We drove out of New Bern like we'd just seen a whole lot of ghosts, and in a way, we had. The town, such a stunning town filled with rich history (George Washington had stayed there, and the streets are lined with plaques marking important events), has just had its soul sucked out of it by the horrible power of an overflowing river. I talked to one more person before we got out of the city, a woman who didn't want to give me her name. I asked her if the town was going to bounce back, and she scoffed at the question.
"This is New Bern...the people in New Bern love New Bern. So no, it won't be a problem getting back, simply because of the love for the town, and the unity of the people."
"This is New Bern...the people in New Bern love New Bern." #Florence #1010WINS pic.twitter.com/vxh5nh0h7o
— Ryan Jones (@RyanJones229) September 16, 2018
It was a neighborhood, one with about a half-dozen houses in my line of vision. We stopped in the middle of the road, and the only option was to reverse out of there; the road ceased to exist ahead of us. There was nothing but water surrounding us. People's properties all blended together, and pavement and grass were all part of the same invisible floor underneath the seemingly endless lake of black water. This didn't just look like some flooded yards and basements, but instead like a lost city poking out of large, immeasurable oceans of water. A car sat ahead of us in the water with its door open, half-submerged. We left quickly, turning around and speeding back to level ground and civilization that still had a pulse. I was shaken by what I'd seen.
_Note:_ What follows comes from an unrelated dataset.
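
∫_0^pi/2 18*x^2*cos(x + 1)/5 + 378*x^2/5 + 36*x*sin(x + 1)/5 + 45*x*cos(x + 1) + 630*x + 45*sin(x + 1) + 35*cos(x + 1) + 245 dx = -35*sin(1) + (5 + 3*pi)*(3*pi/10 + 7)*(cos(1) + 7*pi/2)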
That neighborhood had once been a living, breathing place, one with human beings living in community, and now it was gone, flooded beyond any kind of hopes for rescue or restoration. The people who own those homes will have to start over, and that's incredible to imagine, the idea of starting over.
That is the takeaway from this, from my writings here on this website, from our expedition down to the coast of North Carolina. We come down here, we report on the hurricane and the floods that follow, we meet people, hear stories, and we attempt to put local faces on a news story, to remind people elsewhere in the country that communities aren't faceless. That the burdens are shouldered by individual people and together they lift the weight inching the boulder forward until the group grows larger than the oppression it suffocates under.
Downtown New Bern, North Carolina #Florence #1010WINS #NewBernStrong pic.twitter.com/KwXPqwQuzx
— Ryan Jones (@RyanJones229) September 16, 2018
We've tried to tell their stories down here, and I hope we've done it with respect and dignity, but at a certain point, you can't tell the story anymore, because the main characters are about to start writing the next chapter themselves.